If you go back up and read this thread ^^^, you're talking about your messed up timing, then "BOOM!" with no followup on the cause. I didn't realize THIS boom was THE "900 HP Boom" from the unstable wastegate configuration. WTF, I don't know how many motors you've blown, my bad.

I also wanted to share with others who might read this, that we checked my timing to my satisfaction. First we tried the -5, 15 degree split previously suggested in this thread. But homey don't play that game. It really doesn't want to idle at 5 degrees retarded like that.

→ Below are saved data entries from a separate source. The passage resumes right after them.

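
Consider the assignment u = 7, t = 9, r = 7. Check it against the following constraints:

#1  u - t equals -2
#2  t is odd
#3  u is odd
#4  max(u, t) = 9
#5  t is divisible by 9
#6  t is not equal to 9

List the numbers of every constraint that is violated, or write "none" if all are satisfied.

Constraint 6 does not hold.

#1 u - t = 7 - 9 = -2 — OK.
#2 t = 9 is odd — OK.
#3 u = 7 is odd — OK.
#4 max(7, 9) = 9 — OK.
#5 9 / 9 = 1, so 9 divides 9 — OK.
#6 t = 9, but 9 is required to differ — violated.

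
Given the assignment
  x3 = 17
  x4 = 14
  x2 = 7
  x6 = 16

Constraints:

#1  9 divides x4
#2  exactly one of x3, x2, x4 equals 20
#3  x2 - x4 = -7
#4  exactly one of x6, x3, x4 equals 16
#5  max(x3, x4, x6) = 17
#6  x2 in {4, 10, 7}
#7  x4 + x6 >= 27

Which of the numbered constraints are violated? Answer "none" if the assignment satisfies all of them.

Constraints 1 and 2 are violated.

#1 14 = 9*1 + 5, so 9 does not divide 14 — does not hold.
#2 x3=17, x2=7, x4=14; 0 of them equal 20, not exactly one — does not hold.
#3 x2 - x4 = 7 - 14 = -7 — holds.
#4 x6=16, x3=17, x4=14; 1 of them equals 16 — holds.
#5 max(17, 14, 16) = 17 — holds.
#6 x2 = 7 is in {4, 10, 7} — holds.
#7 x4 + x6 = 14 + 16 = 30; 30 ≥ 27 — holds.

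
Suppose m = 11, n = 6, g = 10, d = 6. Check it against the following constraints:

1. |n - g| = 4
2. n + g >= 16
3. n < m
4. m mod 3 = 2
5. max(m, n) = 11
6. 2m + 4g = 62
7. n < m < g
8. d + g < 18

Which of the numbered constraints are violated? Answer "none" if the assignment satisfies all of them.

1. |6 - 10| = 4 — satisfied.
2. n + g = 6 + 10 = 16; 16 ≥ 16 — satisfied.
3. n = 6, m = 11; 6 < 11 — satisfied.
4. 11 mod 3 = 2 — satisfied.
5. max(11, 6) = 11 — satisfied.
6. 2m + 4g = 2(11) + 4(10) = 62 — satisfied.
7. values 6, 11, 10; m = 11 is not < g = 10 — violated.
8. d + g = 6 + 10 = 16; 16 < 18 — satisfied.

The assignment fails constraint 7.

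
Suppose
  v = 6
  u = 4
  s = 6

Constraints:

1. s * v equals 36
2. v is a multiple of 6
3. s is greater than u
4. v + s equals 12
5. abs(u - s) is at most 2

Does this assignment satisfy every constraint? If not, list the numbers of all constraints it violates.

1. s * v = 6 * 6 = 36 — satisfied.
2. 6 / 6 = 1, so 6 divides 6 — satisfied.
3. s = 6, u = 4; 6 > 4 — satisfied.
4. v + s = 6 + 6 = 12 — satisfied.
5. abs(4 - 6) = 2; 2 ≤ 2 — satisfied.

The assignment satisfies every constraint.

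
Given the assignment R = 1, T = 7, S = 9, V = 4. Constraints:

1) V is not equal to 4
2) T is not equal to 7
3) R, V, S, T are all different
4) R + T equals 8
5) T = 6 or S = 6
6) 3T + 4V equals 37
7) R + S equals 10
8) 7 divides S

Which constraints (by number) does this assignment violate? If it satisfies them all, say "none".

Constraints 1, 2, 5, 8 are violated.

1) V = 4, but 4 is required to differ  ✘
2) T = 7, but 7 is required to differ  ✘
3) values 1, 4, 9, 7 are pairwise distinct  ✔
4) R + T = 1 + 7 = 8  ✔
5) T = 7 ≠ 6 and S = 9 ≠ 6; both disjuncts false  ✘
6) 3T + 4V = 3(7) + 4(4) = 37  ✔
7) R + S = 1 + 9 = 10  ✔
8) 9 = 7*1 + 2, so 7 does not divide 9  ✘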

But the obvious thing to try was 0, 20 degree split (Gregg suggested I think) and this worked great. Procedure:

1. Set ECU to 0 degrees IGL, -20 IGT across the whole map.
2. Disable ISC and anything else that might affect timing.
3. Connect timing light to Front rotor IGT (upper) wire.
4. 20 degree ATDC V-notch on toothed wheel ought to line up with the pin on the front cover.

In my case (using an APEXi Power FC, not Wolf), the timing was slightly early (notch biased to the left of the pin). We reset the PFC to 21 degree split (0 IGL, -21 IGT) and found that it was slightly late. So the way my sensors are installed, my ECU puts out timing which is about 1/2 degree early (advanced). This should be close enough for my needs!!

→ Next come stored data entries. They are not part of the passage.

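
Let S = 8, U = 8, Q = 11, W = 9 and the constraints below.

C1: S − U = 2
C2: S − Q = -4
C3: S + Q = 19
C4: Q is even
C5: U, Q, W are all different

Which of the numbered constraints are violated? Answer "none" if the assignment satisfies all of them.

C1: S − U = 8 − 8 = 0, not 2  no
C2: S − Q = 8 − 11 = -3, not -4  no
C3: S + Q = 8 + 11 = 19  yes
C4: Q = 11 is odd  no
C5: values 8, 11, 9 are pairwise distinct  yes

The assignment fails constraints 1, 2, 4.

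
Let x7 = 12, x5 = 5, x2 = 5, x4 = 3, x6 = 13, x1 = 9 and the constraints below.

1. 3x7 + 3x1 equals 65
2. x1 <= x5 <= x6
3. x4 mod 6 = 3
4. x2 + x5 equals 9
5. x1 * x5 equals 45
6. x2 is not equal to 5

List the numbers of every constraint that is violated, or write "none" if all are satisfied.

Violated: 1, 2, 4, and 6.

1. 3x7 + 3x1 = 3(12) + 3(9) = 63, not 65 — violated.
2. values 9, 5, 13; x1 = 9 is not <= x5 = 5 — violated.
3. 3 mod 6 = 3 — OK.
4. x2 + x5 = 5 + 5 = 10, not 9 — violated.
5. x1 * x5 = 9 * 5 = 45 — OK.
6. x2 = 5, but 5 is required to differ — violated.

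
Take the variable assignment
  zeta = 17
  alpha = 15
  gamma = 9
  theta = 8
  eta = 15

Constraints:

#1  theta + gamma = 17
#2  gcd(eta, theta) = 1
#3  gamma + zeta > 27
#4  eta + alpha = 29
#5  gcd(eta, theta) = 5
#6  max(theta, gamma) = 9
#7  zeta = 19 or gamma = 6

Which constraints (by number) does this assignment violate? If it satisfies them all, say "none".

Violated: 3, 4, 5, and 7.

#1 theta + gamma = 8 + 9 = 17  yes
#2 gcd(15, 8) = 1  yes
#3 gamma + zeta = 9 + 17 = 26; 26 ≤ 27, bound 27 not met  no
#4 eta + alpha = 15 + 15 = 30, not 29  no
#5 gcd(15, 8) = 1, not 5  no
#6 max(8, 9) = 9  yes
#7 zeta = 17 ≠ 19 and gamma = 9 ≠ 6; both disjuncts false  no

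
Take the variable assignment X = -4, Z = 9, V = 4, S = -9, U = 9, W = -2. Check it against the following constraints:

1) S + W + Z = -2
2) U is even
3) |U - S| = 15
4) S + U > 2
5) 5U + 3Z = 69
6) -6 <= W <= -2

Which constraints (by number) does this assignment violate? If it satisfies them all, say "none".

1) S + W + Z = -9 + (-2) + 9 = -2  holds
2) U = 9 is odd  fails
3) |9 - (-9)| = 18, not 15  fails
4) S + U = -9 + 9 = 0; 0 ≤ 2, bound 2 not met  fails
5) 5U + 3Z = 5(9) + 3(9) = 72, not 69  fails
6) W = -2 lies in [-6, -2]  holds

Violated: 2, 3, 4, and 5.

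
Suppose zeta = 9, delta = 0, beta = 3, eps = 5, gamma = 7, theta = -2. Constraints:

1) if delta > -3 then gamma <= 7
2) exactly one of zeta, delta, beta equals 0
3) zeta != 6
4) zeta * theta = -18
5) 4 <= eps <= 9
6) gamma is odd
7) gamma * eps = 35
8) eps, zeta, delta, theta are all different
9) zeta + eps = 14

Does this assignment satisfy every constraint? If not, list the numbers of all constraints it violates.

1) delta = 0 > -3, so we need gamma ≤ 7; gamma = 7 ≤ 7 — holds.
2) zeta=9, delta=0, beta=3; 1 of them equals 0 — holds.
3) zeta = 9, and 9 ≠ 6 — holds.
4) zeta * theta = 9 * (-2) = -18 — holds.
5) eps = 5 lies in [4, 9] — holds.
6) gamma = 7 is odd — holds.
7) gamma * eps = 7 * 5 = 35 — holds.
8) values 5, 9, 0, -2 are pairwise distinct — holds.
9) zeta + eps = 9 + 5 = 14 — holds.

No violations.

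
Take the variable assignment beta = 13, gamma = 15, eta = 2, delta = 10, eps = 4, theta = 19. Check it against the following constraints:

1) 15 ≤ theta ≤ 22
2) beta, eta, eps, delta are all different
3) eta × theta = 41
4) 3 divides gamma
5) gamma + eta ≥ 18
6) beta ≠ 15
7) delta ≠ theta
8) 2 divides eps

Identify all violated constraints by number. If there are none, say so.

1) theta = 19 lies in [15, 22] — holds.
2) values 13, 2, 4, 10 are pairwise distinct — holds.
3) eta × theta = 2 × 19 = 38, not 41 — fails.
4) 15 / 3 = 5, so 3 divides 15 — holds.
5) gamma + eta = 15 + 2 = 17; 17 < 18, bound 18 not met — fails.
6) beta = 13, and 13 ≠ 15 — holds.
7) delta = 10, theta = 19; distinct — holds.
8) 4 / 2 = 2, so 2 divides 4 — holds.

The assignment fails constraints 3, 5.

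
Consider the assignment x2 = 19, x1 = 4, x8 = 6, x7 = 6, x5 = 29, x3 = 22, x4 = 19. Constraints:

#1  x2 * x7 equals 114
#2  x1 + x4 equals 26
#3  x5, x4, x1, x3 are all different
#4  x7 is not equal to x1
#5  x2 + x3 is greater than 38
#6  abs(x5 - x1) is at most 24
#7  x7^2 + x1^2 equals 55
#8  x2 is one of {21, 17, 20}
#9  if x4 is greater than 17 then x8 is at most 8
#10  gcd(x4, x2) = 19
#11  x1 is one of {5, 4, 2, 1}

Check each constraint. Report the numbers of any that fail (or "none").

#1 x2 * x7 = 19 * 6 = 114 — holds.
#2 x1 + x4 = 4 + 19 = 23, not 26 — does not hold.
#3 values 29, 19, 4, 22 are pairwise distinct — holds.
#4 x7 = 6, x1 = 4; distinct — holds.
#5 x2 + x3 = 19 + 22 = 41; 41 > 38 — holds.
#6 abs(29 - 4) = 25; 25 > 24, exceeds bound 24 — does not hold.
#7 x7^2 + x1^2 = 6^2 + 4^2 = 36 + 16 = 52, not 55 — does not hold.
#8 x2 = 19 is not in {21, 17, 20} — does not hold.
#9 x4 = 19 > 17, so we need x8 ≤ 8; x8 = 6 ≤ 8 — holds.
#10 gcd(19, 19) = 19 — holds.
#11 x1 = 4 is in {5, 4, 2, 1} — holds.

Constraints 2, 6, 7, 8 do not hold.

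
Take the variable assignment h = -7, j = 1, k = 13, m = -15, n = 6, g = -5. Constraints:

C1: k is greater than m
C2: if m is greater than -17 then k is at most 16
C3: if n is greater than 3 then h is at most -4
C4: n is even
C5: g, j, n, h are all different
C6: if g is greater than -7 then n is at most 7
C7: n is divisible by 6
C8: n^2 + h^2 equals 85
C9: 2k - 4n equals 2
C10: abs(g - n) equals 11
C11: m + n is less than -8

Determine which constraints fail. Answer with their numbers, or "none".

C1: k = 13, m = -15; 13 > -15 — satisfied.
C2: m = -15 > -17, so we need k ≤ 16; k = 13 ≤ 16 — satisfied.
C3: n = 6 > 3, so we need h ≤ -4; h = -7 ≤ -4 — satisfied.
C4: n = 6 is even — satisfied.
C5: values -5, 1, 6, -7 are pairwise distinct — satisfied.
C6: g = -5 > -7, so we need n ≤ 7; n = 6 ≤ 7 — satisfied.
C7: 6 / 6 = 1, so 6 divides 6 — satisfied.
C8: n^2 + h^2 = 6^2 + (-7)^2 = 36 + 49 = 85 — satisfied.
C9: 2k - 4n = 2(13) - 4(6) = 2 — satisfied.
C10: abs(-5 - 6) = 11 — satisfied.
C11: m + n = -15 + 6 = -9; -9 < -8 — satisfied.

No violations.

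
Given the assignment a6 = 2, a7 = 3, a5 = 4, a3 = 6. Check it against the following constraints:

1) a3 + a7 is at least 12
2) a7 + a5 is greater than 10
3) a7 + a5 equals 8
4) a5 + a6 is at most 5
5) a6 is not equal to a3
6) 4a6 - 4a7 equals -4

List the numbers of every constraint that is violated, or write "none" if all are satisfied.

No — constraints 1, 2, 3, and 4 are not satisfied.

1) a3 + a7 = 6 + 3 = 9; 9 < 12, bound 12 not met — fails.
2) a7 + a5 = 3 + 4 = 7; 7 ≤ 10, bound 10 not met — fails.
3) a7 + a5 = 3 + 4 = 7, not 8 — fails.
4) a5 + a6 = 4 + 2 = 6; 6 > 5, bound 5 not met — fails.
5) a6 = 2, a3 = 6; distinct — holds.
6) 4a6 - 4a7 = 4(2) - 4(3) = -4 — holds.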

Note this does not directly check the IGL timing, but does ensure that you have the trailing wires hooked up right and that your overall timing is correct (assuming you can trust your ECU to put out IGL correctly if it puts out IGT correctly). If you made a 0 ATDC mark on your toothed wheel: you can check IGL too (with the 0, 20 split timing) by connecting the light to either leading (lower) plug wire. Since both IGL wires fire every time (one wasted and one not per revolution), the timing light should catch the wrong side of the wheel half the time, and the 0 ATDC mark the other half of the time.